Dopo due anni lì mi sono trovato nella situazione di dover scegliere tra Roma e Lazio, che mi volevano entrambe. Io mi sono convinto quando sono andato con mio padre a Trigoria e lì ho incontrato Bruno Conti, il responsabile del settore giovanile del club. Non mi ricordo bene cosa ci dicemmo, ma mi bastò la sua presenza e la sua accoglienza per farmi scegliere i colori giallorossi”.
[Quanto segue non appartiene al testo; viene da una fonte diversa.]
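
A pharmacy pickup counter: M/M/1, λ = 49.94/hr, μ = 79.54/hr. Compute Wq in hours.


ρ = 49.94/79.54 = 0.6279
Wq = ρ/(μ−λ) = 0.6279/(79.54 − 49.94) = 0.6279/29.60 = 0.02121 hr

Final: 0.02121 hr


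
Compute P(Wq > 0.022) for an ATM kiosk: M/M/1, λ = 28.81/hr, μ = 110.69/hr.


ρ = 28.81/110.69 = 0.2603
P(Wq > t) = ρ·e^{−(μ−λ)t} = 0.2603·e^{−1.8014}
= 0.2603·0.165074 = 0.042965

Final: 0.042965


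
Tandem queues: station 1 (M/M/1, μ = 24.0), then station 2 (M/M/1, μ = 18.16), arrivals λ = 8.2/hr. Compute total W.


Each node sees arrival rate λ = 8.2/hr (tandem ⇒ throughput preserved).
W₁ = 1/(μ₁−λ) = 1/(24.0−8.2) = 0.06329 hr
W₂ = 1/(μ₂−λ) = 1/(18.16−8.2) = 0.10040 hr
W_total = W₁ + W₂ = 0.06329 + 0.10040 = 0.16369 hr

Final: 0.16369 hr


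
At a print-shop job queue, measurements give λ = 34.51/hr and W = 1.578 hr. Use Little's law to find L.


L = λW = 34.51·1.578 = 54.4568

Final: 54.4568


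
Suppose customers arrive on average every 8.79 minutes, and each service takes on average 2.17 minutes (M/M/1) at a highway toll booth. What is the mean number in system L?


λ = 60/8.79 = 6.8259 /hr
μ = 60/2.17 = 27.6498 /hr
ρ = λ/μ = 6.8259/27.6498 = 0.2469
L = ρ/(1−ρ) = 0.2469/0.7531 = 0.3278

Final: 0.3278


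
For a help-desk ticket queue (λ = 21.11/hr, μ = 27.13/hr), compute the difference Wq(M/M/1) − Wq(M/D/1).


ρ = 21.11/27.13 = 0.7781
Wq(M/M/1) = ρ/(μ−λ) = 0.7781/6.02 = 0.12925 hr
Wq(M/D/1) = ρ/(2(μ−λ)) = 0.06463 hr
Savings = 0.12925 − 0.06463 = 0.06463 hr

Final: 0.06463 hr


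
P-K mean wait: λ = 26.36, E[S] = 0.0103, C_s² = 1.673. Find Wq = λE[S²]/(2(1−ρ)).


ρ = λ·E[S] = 26.36·0.0103 = 0.2715
E[S²] = E[S]²(1+C_s²) = 0.0103²·(1+1.673) = 0.0002836
Wq = λ·E[S²]/(2(1−ρ)) = 26.36·0.0002836/(2·0.7285) = 0.005131 hr

Final: 0.005131 hr


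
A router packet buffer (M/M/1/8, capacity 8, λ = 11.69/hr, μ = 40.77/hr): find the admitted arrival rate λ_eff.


ρ = 0.2867; P_K = (1−ρ)ρ^8/(1−ρ^9) = 0.00003259
λ_eff = λ(1 − P_K) = 11.69·(1 − 0.00003259) = 11.69·0.999967 = 11.6896 /hr

Final: 11.6896 /hr


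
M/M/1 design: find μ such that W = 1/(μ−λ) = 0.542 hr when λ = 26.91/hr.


W = 1/(μ−λ) ⇒ μ − λ = 1/W = 1/0.542 = 1.8450
μ = λ + 1/W = 26.91 + 1.8450 = 28.7550 per hr

Final: 28.7550 /hr


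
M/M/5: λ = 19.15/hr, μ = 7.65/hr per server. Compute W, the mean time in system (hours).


a = 2.5033; ρ = 0.5007; P₀ = 0.079825
Lq = P₀·a^c·ρ/(c!(1−ρ)²) = 0.13129
Wq = Lq/λ = 0.13129/19.15 = 0.006856 hr
W = Wq + 1/μ = 0.006856 + 0.13072 = 0.13757 hr

Final: 0.13757 hr


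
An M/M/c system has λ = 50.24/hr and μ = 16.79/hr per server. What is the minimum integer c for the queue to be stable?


Stability requires cμ > λ ⇔ c > λ/μ.
λ/μ = 50.24/16.79 = 2.9923
Minimum integer c = ⌊2.9923⌋ + 1 = 3
Check: 3·16.79 = 50.37 > 50.24, while 2·16.79 = 33.58 ≤ 50.24

Final: 3 servers


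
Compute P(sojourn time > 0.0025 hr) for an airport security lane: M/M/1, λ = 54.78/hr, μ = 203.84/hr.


W ~ Exponential(μ−λ) for M/M/1.
μ − λ = 203.84 − 54.78 = 149.0600
P(W > t) = e^{−(μ−λ)t} = e^{−0.3727} = 0.688906

Final: 0.688906


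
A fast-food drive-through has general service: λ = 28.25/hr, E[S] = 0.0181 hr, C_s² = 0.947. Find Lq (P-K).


ρ = λ·E[S] = 28.25·0.0181 = 0.5113
Lq = ρ²(1+C_s²)/(2(1−ρ)) = 0.2615·(1+0.947)/(2·0.4887)
= 0.2615·1.9470/0.9773 = 0.52085

Final: 0.52085


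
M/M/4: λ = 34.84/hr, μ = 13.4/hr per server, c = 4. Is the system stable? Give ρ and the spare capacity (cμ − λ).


Total capacity cμ = 4·13.4 = 53.60/hr
ρ = λ/(cμ) = 34.84/53.60 = 0.6500
Stable ⇔ ρ < 1: YES
Spare capacity = cμ − λ = 53.60 − 34.84 = 18.76/hr

Final: ρ = 0.6500; stable; margin = 18.76/hr


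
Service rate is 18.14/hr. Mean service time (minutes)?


Mean service time = 1/μ = 1/18.14 hour = 0.05513 hour
In minutes: 0.05513 × 60 = 3.3076 min

Final: 3.3076 min


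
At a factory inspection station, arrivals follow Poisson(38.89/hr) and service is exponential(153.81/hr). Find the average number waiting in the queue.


ρ = 38.89/153.81 = 0.2528
Lq = ρ²/(1−ρ) = 0.06393/0.7472 = 0.08556

Final: 0.08556


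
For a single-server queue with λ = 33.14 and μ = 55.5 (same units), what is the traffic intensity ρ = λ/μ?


ρ = λ/μ = 33.14/55.5 = 0.5971

Final: 0.5971


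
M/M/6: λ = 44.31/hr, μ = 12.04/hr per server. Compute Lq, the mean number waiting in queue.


a = λ/μ = 3.6802; ρ = a/6 = 0.6134
P₀ = 0.023835
Lq = P₀·a^c·ρ / (c!·(1−ρ)²) = 0.023835·2484.57195·0.6134/(720·0.14948)
= 0.33750

Final: 0.33750


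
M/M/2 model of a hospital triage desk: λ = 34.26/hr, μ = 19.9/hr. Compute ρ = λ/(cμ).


ρ = λ/(cμ) = 34.26/(2·19.9) = 34.26/39.80 = 0.8608

Final: 0.8608


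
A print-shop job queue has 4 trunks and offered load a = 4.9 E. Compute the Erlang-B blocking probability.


B(c,a) = (a^c/c!) / Σ_{k=0}^{c} a^k/k!
a^4/4! = 24.020004
Σ terms (k=0..4): 1.00000 + 4.90000 + 12.00500 + 19.60817 + 24.02000 = 61.533171
B = 24.020004/61.533171 = 0.390359

Final: 0.390359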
Anche se un amico provò a fargli cambiare idea: “Si chiamava Alessandro e veniva a scuola con me alle elementari, ci ha provato a farmi diventare della Lazio. Io ero stato ‘instradato’ bene da mio padre, lui però stando a scuola insieme a me tutti i giorni ha tentato di convertirmi. È stato anche bravo nel suo pressing, ma alla fine ho resistito e sono rimasto della Roma.
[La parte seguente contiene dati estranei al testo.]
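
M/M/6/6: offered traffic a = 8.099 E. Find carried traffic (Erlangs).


B(6,8.099) = 0.395107 (Erlang-B)
Carried load = a(1 − B) = 8.099·(1 − 0.395107) = 8.099·0.604893 = 4.8990 E

Final: 4.8990 Erlangs


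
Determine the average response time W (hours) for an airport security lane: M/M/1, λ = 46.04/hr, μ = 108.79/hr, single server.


W = 1/(μ−λ) = 1/(108.79 − 46.04) = 1/62.75 = 0.01594 hr

Final: 0.01594 hr


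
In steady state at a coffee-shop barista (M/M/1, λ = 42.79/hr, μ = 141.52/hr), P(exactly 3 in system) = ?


ρ = 42.79/141.52 = 0.3024
P_n = (1−ρ)·ρ^n = (1 − 0.3024)·0.3024^3 = 0.6976·0.027642 = 0.019284

Final: 0.019284


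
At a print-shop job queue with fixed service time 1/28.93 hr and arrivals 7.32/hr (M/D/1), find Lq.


ρ = 7.32/28.93 = 0.2530
M/D/1: Lq = ρ²/(2(1−ρ)) = 0.06402/(2·0.7470) = 0.04285

Final: 0.04285


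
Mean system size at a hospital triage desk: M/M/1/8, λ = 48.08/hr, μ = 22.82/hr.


ρ = 48.08/22.82 = 2.1069
L = ρ[1 − (K+1)ρ^K + Kρ^(K+1)] / [(1−ρ)(1−ρ^(K+1))]
Numerator: 2.1069·(1 − 9·388.320708 + 8·818.162124) = 6429.089495
Denominator: (-1.1069)·(-817.162124) = 904.536163
L = 6429.089495/904.536163 = 7.1076

Final: 7.1076


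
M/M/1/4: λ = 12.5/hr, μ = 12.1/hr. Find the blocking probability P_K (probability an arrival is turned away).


ρ = λ/μ = 12.5/12.1 = 1.0331
P_K = (1−ρ)ρ^K/(1−ρ^(K+1)) = (-0.03306·1.138934)/(1 − 1.176585)
= -0.037651/-0.176585 = 0.213216

Final: 0.213216


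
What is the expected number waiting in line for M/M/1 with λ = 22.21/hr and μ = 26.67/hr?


ρ = 22.21/26.67 = 0.8328
Lq = ρ²/(1−ρ) = 0.6935/0.1672 = 4.1470

Final: 4.1470


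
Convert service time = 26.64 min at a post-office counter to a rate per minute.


μ = 1/(service time) in consistent units.
1 minute = 1 min, so μ = 1/26.64 = 0.03754 per minute

Final: 0.03754 /min


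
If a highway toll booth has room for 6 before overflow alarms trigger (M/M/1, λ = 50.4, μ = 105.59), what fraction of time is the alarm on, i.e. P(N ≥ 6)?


ρ = 50.4/105.59 = 0.4773
P(N ≥ n) = ρ^n = 0.4773^6 = 0.011826

Final: 0.011826


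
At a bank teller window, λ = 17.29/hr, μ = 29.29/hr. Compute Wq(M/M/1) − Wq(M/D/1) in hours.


ρ = 17.29/29.29 = 0.5903
Wq(M/M/1) = ρ/(μ−λ) = 0.5903/12.00 = 0.04919 hr
Wq(M/D/1) = ρ/(2(μ−λ)) = 0.02460 hr
Savings = 0.04919 − 0.02460 = 0.02460 hr

Final: 0.02460 hr


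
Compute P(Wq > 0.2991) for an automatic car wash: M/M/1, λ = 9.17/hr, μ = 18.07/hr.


ρ = 9.17/18.07 = 0.5075
P(Wq > t) = ρ·e^{−(μ−λ)t} = 0.5075·e^{−2.6620}
= 0.5075·0.069809 = 0.035426

Final: 0.035426


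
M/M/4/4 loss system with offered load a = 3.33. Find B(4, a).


B(c,a) = (a^c/c!) / Σ_{k=0}^{c} a^k/k!
a^4/4! = 5.123488
Σ terms (k=0..4): 1.00000 + 3.33000 + 5.54445 + 6.15434 + 5.12349 = 21.152277
B = 5.123488/21.152277 = 0.242219

Final: 0.242219


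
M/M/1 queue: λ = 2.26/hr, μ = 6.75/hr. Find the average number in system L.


ρ = λ/μ = 2.26/6.75 = 0.3348
L = ρ/(1−ρ) = 0.3348/(1 − 0.3348) = 0.3348/0.6652 = 0.5033

Final: 0.5033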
Da piccolo ricordo che imitavo Totti, tra i bambini era il più gettonato, ma a me piaceva molto anche Fabregas. Durante la stagione 2002/2003 ho avuto la fortuna di fare il raccattapalle allo stadio Olimpico. Uno dei primi che ho visto da vicino è stato proprio il capitano. Mi ricordo che mi sembrava grande fisicamente, mi metteva in soggezione, anche se poi è bastata una sua battuta e un suo saluto per mettermi a mio agio”. Sul primo incontro con De Rossi racconta: Invece la prima volta che ho incontrato De Rossi non è stato a Trigoria, ma al mare. Ero ad Ostia, dove lui è nato e viveva: era con il padre, Alberto, che allenava la Primavera del club e che mi conosceva perché mi aveva chiamato per partecipare a qualche seduta di lavoro con lui. Così ci salutammo e parlammo un po’. Poi qualche anno dopo me lo sono ritrovato come compagno di squadra”.
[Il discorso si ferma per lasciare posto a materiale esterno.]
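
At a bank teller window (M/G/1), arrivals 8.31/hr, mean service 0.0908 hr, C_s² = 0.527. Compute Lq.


ρ = λ·E[S] = 8.31·0.0908 = 0.7545
Lq = ρ²(1+C_s²)/(2(1−ρ)) = 0.5693·(1+0.527)/(2·0.2455)
= 0.5693·1.5270/0.4909 = 1.77099

Final: 1.77099


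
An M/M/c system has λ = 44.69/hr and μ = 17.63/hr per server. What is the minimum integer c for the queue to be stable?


Stability requires cμ > λ ⇔ c > λ/μ.
λ/μ = 44.69/17.63 = 2.5349
Minimum integer c = ⌊2.5349⌋ + 1 = 3
Check: 3·17.63 = 52.89 > 44.69, while 2·17.63 = 35.26 ≤ 44.69

Final: 3 servers


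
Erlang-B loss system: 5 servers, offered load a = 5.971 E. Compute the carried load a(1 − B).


B(5,5.971) = 0.358371 (Erlang-B)
Carried load = a(1 − B) = 5.971·(1 − 0.358371) = 5.971·0.641629 = 3.8312 E

Final: 3.8312 Erlangs


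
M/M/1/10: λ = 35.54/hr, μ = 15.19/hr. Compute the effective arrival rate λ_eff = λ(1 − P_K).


ρ = 2.3397; P_K = (1−ρ)ρ^10/(1−ρ^11) = 0.572644
λ_eff = λ(1 − P_K) = 35.54·(1 − 0.572644) = 35.54·0.427356 = 15.1882 /hr

Final: 15.1882 /hr


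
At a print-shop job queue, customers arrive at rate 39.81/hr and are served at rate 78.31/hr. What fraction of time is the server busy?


ρ = λ/μ = 39.81/78.31 = 0.5084

Final: 0.5084


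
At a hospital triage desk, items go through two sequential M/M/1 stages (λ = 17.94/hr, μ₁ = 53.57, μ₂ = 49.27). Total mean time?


Each node sees arrival rate λ = 17.94/hr (tandem ⇒ throughput preserved).
W₁ = 1/(μ₁−λ) = 1/(53.57−17.94) = 0.02807 hr
W₂ = 1/(μ₂−λ) = 1/(49.27−17.94) = 0.03192 hr
W_total = W₁ + W₂ = 0.02807 + 0.03192 = 0.05998 hr

Final: 0.05998 hr


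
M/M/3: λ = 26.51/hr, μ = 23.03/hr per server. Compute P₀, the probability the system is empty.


a = λ/μ = 26.51/23.03 = 1.1511; ρ = a/c = 0.3837
Σ_{k=0}^{2} a^k/k! (terms k=0..2) = 1.00000 + 1.15111 + 0.66252 = 2.81363
Tail: a^3/(3!(1−ρ)) = 1.52527/(6·0.6163) = 0.41248
P₀ = 1/(2.81363 + 0.41248) = 1/3.22611 = 0.309970

Final: 0.309970


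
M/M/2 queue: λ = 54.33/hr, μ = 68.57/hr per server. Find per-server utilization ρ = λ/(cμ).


ρ = λ/(cμ) = 54.33/(2·68.57) = 54.33/137.14 = 0.3962

Final: 0.3962


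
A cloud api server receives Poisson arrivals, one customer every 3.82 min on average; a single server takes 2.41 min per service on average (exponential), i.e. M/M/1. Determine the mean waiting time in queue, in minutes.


λ = 60/3.82 = 15.7068 /hr
μ = 60/2.41 = 24.8963 /hr
ρ = λ/μ = 15.7068/24.8963 = 0.6309
Wq = ρ/(μ−λ) = 0.6309/(24.8963−15.7068) = 0.06865 hr
In minutes: 0.06865·60 = 4.119 min

Final: 4.119 min


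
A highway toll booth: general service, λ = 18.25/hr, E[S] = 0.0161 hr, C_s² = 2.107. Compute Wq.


ρ = λ·E[S] = 18.25·0.0161 = 0.2938
E[S²] = E[S]²(1+C_s²) = 0.0161²·(1+2.107) = 0.0008054
Wq = λ·E[S²]/(2(1−ρ)) = 18.25·0.0008054/(2·0.7062) = 0.01041 hr

Final: 0.01041 hr


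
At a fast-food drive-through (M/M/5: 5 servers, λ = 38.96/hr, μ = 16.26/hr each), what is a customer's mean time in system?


a = 2.3961; ρ = 0.4792; P₀ = 0.089315
Lq = P₀·a^c·ρ/(c!(1−ρ)²) = 0.10386
Wq = Lq/λ = 0.10386/38.96 = 0.002666 hr
W = Wq + 1/μ = 0.002666 + 0.06150 = 0.06417 hr

Final: 0.06417 hr


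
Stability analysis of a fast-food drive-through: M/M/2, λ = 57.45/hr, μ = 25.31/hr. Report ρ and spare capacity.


Total capacity cμ = 2·25.31 = 50.62/hr
ρ = λ/(cμ) = 57.45/50.62 = 1.1349
Stable ⇔ ρ < 1: NO
Spare capacity = cμ − λ = 50.62 − 57.45 = -6.83/hr

Final: ρ = 1.1349; unstable; margin = -6.83/hr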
Da romanista vero, il debutto in prima squadra non lo ha dimenticato: “Me lo ricordo benissimo. Era maggio del 2011, Roma-Sampdoria all’Olimpico. Ero teso, ma Totti mi ha reso la cosa semplice, gli è bastato un sorriso per farmi stare più tranquillo. La mia presenza sul campo è durata poco, dato che erano gli ultimi tre minuti di gara, ma devo dire che è stata una grande emozione. Avere a fianco Totti e De Rossi è stato fondamentale. Mi hanno aiutato in tutto e per tutto. Mi hanno supportato e consigliato dalla A alla Z. Partendo dagli atteggiamenti da tenere in squadra e in un ambiente come quello della nostra città. A volte mi hanno preso in disparte e con una parola o un’occhiata mi hanno fatto capire se stavo facendo una cosa buona o no. Francesco non ti insegna le cose, ma ti ispira. Daniele è un esempio sia per l’atteggiamento in campo che per l’intelligenza tattica”.